Grecia y España protagonizan buena parte de la reunión. La incertidumbre en el desenlace de las elecciones griegas –con algunos de los grandes partidos dispuestos a desobedecer las medidas asociadas a los planes de rescate—generó un ruido insoportable durante todo el día acerca de la necesidad de disponer de un plan de contingencia, de un plan B, para el hipotético caso de que Grecia salga del euro. Atenas quiere renegociar su plan de ajuste, unas condiciones más favorables para los créditos que debe devolver, planes de estímulo para su deprimida economía y plazos más holgados para recortar el déficit. Europa se niega, en principio, a ceder.
El caso español es bien distinto. Cada vez más espinoso, pero sin alcanzar los niveles de tensión insoportables de Grecia. El presidente español, Mariano Rajoy, ha llegado a la cumbre informal de Bruselas con una demanda imperiosa: que se garantice “la liquidez, la financiación y la sostenibilidad de la deuda”, para aliviar la presión que mantiene la prima de riesgo española en cotas próximas a los 500 puntos. En su opinión, ello puede lograrse, como ya dijo en Chicago, “en 24 horas”; basta con que el BCE vuelva a comprar deuda en el mercado secundario o riegue de nuevo con dinero barato a la banca europea.

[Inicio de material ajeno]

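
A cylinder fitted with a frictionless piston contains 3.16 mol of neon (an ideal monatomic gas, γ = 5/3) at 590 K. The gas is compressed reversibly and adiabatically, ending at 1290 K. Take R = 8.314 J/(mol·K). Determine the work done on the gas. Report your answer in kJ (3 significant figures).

Adiabatic ⇒ Q = 0, so W_by = −ΔU = nCᵥ(T₁ − T₂).
Cᵥ = 3R/2 = 12.47 J/(mol·K).
W = (3.16)(12.47)(590 − 1290) = -27586 J.
Work on gas = −W_by = 27586 J.

W ≈ 27.6 kJ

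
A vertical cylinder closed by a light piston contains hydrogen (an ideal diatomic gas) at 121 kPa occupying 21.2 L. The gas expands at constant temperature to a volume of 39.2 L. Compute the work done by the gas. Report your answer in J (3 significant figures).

W ≈ 1580 J

Isothermal: W = nRT ln(V₂/V₁) = P₁V₁ ln(V₂/V₁).
P₁V₁ = (121 kPa)(21.2 L) = 2565 J.
W = 2565 × ln(39.2/21.2) = 2565 × 0.6147
W_by_gas = 1577 J.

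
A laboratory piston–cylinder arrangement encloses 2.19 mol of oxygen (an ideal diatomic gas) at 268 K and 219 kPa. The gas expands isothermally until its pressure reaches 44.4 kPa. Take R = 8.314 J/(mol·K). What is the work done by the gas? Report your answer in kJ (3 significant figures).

Isothermal process: W = nRT ln(V₂/V₁) = nRT ln(P₁/P₂).
W = (2.19)(8.314)(268) × ln(219/44.4)
  = 4880 × ln(4.932) = 4880 × 1.596
W_by_gas = 7787 J.

W ≈ 7.79 kJ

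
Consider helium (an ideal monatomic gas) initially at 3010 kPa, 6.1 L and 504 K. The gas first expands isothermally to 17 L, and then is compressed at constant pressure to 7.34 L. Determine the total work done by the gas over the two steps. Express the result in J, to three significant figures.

Step 1 (isothermal): W = P₁V₁ ln(V₂/V₁) = (18361) ln(17/6.1) = 18819 J.
After step 1: P = 1080 kPa, V = 17 L, T = 504 K.
Step 2 (isobaric): W = PΔV = (1080 kPa)(7.34 − 17 L) = -10433 J.
W_total = 18819 − 10433 = 8385 J.

W_total ≈ 8390 J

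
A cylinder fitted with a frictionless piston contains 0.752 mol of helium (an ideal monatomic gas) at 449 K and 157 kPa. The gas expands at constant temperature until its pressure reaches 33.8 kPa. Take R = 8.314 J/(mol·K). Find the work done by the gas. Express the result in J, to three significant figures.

W ≈ 4310 J

Isothermal process: W = nRT ln(V₂/V₁) = nRT ln(P₁/P₂).
W = (0.752)(8.314)(449) × ln(157/33.8)
  = 2807 × ln(4.645) = 2807 × 1.536
W_by_gas = 4311 J.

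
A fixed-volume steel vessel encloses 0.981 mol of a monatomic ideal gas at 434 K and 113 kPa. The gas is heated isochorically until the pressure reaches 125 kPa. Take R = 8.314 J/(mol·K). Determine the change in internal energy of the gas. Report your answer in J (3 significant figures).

Constant volume ⇒ W = 0, so Q = ΔU = nCᵥΔT with Cᵥ = 3R/2 = 12.47 J/(mol·K).
At constant V, T₂/T₁ = P₂/P₁ ⇒ ΔT = T₁(P₂/P₁ − 1) = 434·(125/113 − 1) = 46.09 K.
ΔU = (0.981)(12.47)(46.09) = 563.8 J.

ΔU ≈ 564 J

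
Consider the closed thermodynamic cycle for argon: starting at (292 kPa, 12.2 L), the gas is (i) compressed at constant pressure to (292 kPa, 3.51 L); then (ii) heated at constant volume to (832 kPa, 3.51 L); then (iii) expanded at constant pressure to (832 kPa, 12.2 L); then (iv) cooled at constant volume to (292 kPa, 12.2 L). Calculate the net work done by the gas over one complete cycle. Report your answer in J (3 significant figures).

Constant-volume legs do no work.
W(i) = (292)(3.51 − 12.2) = -2537 J; W(iii) = (832)(12.2 − 3.51) = 7230 J.
W_net = -2537 + 7230 = 4693 J (the clockwise enclosed area).

W_net ≈ 4690 J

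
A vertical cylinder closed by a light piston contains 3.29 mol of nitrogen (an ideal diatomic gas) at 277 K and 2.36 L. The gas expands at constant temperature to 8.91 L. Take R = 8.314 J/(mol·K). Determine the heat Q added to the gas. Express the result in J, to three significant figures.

Q ≈ 10100 J

Isothermal ⇒ ΔU = 0, so Q = W = nRT ln(V₂/V₁).
Q = (3.29)(8.314)(277) ln(8.91/2.36) = 7577 × 1.329 = 10066 J.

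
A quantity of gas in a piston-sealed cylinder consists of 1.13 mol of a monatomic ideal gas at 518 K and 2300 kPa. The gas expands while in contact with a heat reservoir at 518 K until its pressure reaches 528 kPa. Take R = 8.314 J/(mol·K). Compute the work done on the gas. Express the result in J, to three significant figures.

W ≈ -7160 J

Isothermal process: W = nRT ln(V₂/V₁) = nRT ln(P₁/P₂).
W = (1.13)(8.314)(518) × ln(2300/528)
  = 4867 × ln(4.356) = 4867 × 1.472
W_by_gas = 7161 J; work on gas = −W_by = -7161 J.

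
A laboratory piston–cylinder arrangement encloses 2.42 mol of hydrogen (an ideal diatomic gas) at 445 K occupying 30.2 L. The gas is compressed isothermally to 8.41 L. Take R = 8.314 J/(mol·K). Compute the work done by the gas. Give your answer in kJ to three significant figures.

Isothermal: W = nRT ln(V₂/V₁).
W = (2.42)(8.314)(445) × ln(8.41/30.2)
  = 8953 × -1.278
W_by_gas = -11446 J.

W ≈ -11.4 kJ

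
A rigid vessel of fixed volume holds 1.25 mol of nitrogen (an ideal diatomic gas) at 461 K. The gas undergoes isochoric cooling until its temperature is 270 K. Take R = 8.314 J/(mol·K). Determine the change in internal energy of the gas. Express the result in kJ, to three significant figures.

Constant volume ⇒ W = 0, so Q = ΔU = nCᵥΔT with Cᵥ = 5R/2 = 20.79 J/(mol·K).
ΔU = (1.25)(20.79)(270 − 461) = -4962 J.

ΔU ≈ -4.96 kJ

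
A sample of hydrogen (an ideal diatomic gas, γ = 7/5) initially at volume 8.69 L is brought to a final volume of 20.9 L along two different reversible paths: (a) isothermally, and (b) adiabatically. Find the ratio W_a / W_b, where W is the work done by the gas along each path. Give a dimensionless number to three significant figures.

Path (a) isothermal: W = P₁V₁ ln(V₂/V₁) → W_a/(P₁V₁) = 0.8776.
Path (b) adiabatic: W = P₁V₁(1 − (V₁/V₂)^(γ−1))/(γ−1) → W_b/(P₁V₁) = 0.7401.
W_a / W_b = 0.8776 / 0.7401 = 1.186.

W_a / W_b ≈ 1.19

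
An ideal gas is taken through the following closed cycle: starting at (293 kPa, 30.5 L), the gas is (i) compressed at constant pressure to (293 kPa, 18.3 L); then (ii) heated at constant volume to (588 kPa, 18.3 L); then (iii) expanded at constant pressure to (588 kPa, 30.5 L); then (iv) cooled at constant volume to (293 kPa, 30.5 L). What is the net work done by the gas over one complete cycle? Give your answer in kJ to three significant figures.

W_net ≈ 3.60 kJ

Constant-volume legs do no work.
W(i) = (293)(18.3 − 30.5) = -3575 J; W(iii) = (588)(30.5 − 18.3) = 7174 J.
W_net = -3575 + 7174 = 3599 J (the clockwise enclosed area).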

La demanda española rompe con el tabú de la independencia del BCE, al que los gobiernos europeos no pueden en teoría dar indicaciones, pero Rajoy considera que ya ha hecho los deberes con la dura reforma laboral, el recorte del gasto público o la reestructuración del sistema bancario y que Draghi no puede seguir limitándose a vigilar la inflación, como determinan sus estatutos.

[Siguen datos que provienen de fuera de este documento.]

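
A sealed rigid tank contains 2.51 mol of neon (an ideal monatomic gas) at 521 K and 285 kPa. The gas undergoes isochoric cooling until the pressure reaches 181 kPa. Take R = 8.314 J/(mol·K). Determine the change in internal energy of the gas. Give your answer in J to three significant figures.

Constant volume ⇒ W = 0, so Q = ΔU = nCᵥΔT with Cᵥ = 3R/2 = 12.47 J/(mol·K).
At constant V, T₂/T₁ = P₂/P₁ ⇒ ΔT = T₁(P₂/P₁ − 1) = 521·(181/285 − 1) = -190.1 K.
ΔU = (2.51)(12.47)(-190.1) = -5951 J.

ΔU ≈ -5950 J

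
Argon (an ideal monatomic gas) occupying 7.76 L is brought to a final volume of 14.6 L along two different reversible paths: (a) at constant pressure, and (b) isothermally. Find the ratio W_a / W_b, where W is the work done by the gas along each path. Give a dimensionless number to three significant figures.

Path (a) isobaric: W = P₁(V₂ − V₁) → W_a/(P₁V₁) = 0.8814.
Path (b) isothermal: W = P₁V₁ ln(V₂/V₁) → W_b/(P₁V₁) = 0.632.
W_a / W_b = 0.8814 / 0.632 = 1.395.

W_a / W_b ≈ 1.39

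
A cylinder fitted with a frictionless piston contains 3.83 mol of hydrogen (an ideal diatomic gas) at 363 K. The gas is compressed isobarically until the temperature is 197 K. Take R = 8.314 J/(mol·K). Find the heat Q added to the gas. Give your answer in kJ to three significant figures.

Q ≈ -18.5 kJ

Isobaric: W = nRΔT = (3.83)(8.314)(-166) = -5286 J.
ΔU = nCᵥΔT with Cᵥ = 5R/2: ΔU = (3.83)(20.79)(-166) = -13215 J.
Q = ΔU + W = -13215 − 5286 = -18501 J.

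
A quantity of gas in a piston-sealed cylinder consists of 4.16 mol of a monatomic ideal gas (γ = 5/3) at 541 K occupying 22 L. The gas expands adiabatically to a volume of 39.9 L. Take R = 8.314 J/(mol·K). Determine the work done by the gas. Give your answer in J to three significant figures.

Adiabatic: TV^(γ−1) = const with γ = 5/3.
T₂ = T₁ (V₁/V₂)^(γ−1) = 541 × (22/39.9)^0.667 = 541 × 0.6724 = 363.8 K.
W_by = nCᵥ(T₁ − T₂) = (4.16)(12.47)(541 − 363.8) = 9194 J.

W ≈ 9190 J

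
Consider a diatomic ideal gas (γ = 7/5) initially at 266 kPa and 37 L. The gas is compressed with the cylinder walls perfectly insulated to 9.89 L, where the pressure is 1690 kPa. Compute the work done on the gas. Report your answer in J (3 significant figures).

W ≈ 17200 J

Adiabatic: W = (P₁V₁ − P₂V₂)/(γ − 1) with γ = 7/5.
P₁V₁ = 9842 J, P₂V₂ = 16714 J.
W = (9842 − 16714) / 0.4 = -17180 J.
Work on gas = −W_by = 17180 J.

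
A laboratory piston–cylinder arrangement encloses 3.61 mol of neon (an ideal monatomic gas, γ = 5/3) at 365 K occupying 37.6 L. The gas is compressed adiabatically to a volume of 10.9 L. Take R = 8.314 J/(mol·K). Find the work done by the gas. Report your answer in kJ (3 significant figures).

W ≈ -21.1 kJ

Adiabatic: TV^(γ−1) = const with γ = 5/3.
T₂ = T₁ (V₁/V₂)^(γ−1) = 365 × (37.6/10.9)^0.667 = 365 × 2.283 = 833.3 K.
W_by = nCᵥ(T₁ − T₂) = (3.61)(12.47)(365 − 833.3) = -21083 J.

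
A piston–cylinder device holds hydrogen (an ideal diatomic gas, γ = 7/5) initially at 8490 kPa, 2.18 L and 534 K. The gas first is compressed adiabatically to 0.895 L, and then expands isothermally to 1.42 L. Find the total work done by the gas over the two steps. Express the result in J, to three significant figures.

W_total ≈ -7590 J

Step 1 (adiabatic): W = (P₁V₁ − P₂V₂)/(γ−1) = (18508 − 26425)/0.4 = -19792 J.
After step 1: P = 29525 kPa, V = 0.895 L, T = 762.4 K.
Step 2 (isothermal): W = P₁V₁ ln(V₂/V₁) = (26425) ln(1.42/0.895) = 12198 J.
W_total = -19792 + 12198 = -7595 J.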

Rajoy obtuvo el apoyo de Hollande, con quien almorzó en El Elíseo camino de Bruselas, y también cuenta con el respaldo del líder de la oposición, Alfredo Pérez Rubalcaba, quien asistió en la capital belga a la cumbre de los socialistas europeos. Pero falta el apoyo de Merkel, más difícil de conseguir. Y tanto Hollande como Rubalcaba creen que la terapia de choque debe completarse con la creación de eurobonos o la imposición de una tasa sobre las transacciones financieras para estimular el crecimiento, algo a lo que se opone Rajoy precisamente para ganarse el apoyo de Alemania con el BCE. Cortesías de la novísima geometría variable de alianzas europeas.
Lo que también rechaza Rajoy, al menos “a día de hoy” es que la banca española tenga que acudir al fondo europeo de rescate para recapitalizarse, como ha sugerido Hollande. Admitirlo supondría reconocer que su agujero es mayor de lo que parecía. Rajoy ha encargado a dos auditores externos un examen de la situación del sistema financiero español precisamente para despejar las dudas sobre su solvencia. Pero Europa no se fía. Cada vez más voces en Bruselas instan a España pedir el dinero, pero por una vía alternativa: permitir al fondo de rescate que inyecte dinero en los bancos directamente, sin que Madrid lo solicite, permitiría al Gobierno español salvar la cara. Una vez más, Alemania se niega. Hace falta un acuerdo político para desencallar la situación. Para cuando llegue, quizá sea tarde: la política, una vez más, como coche escoba de las ideas económicas.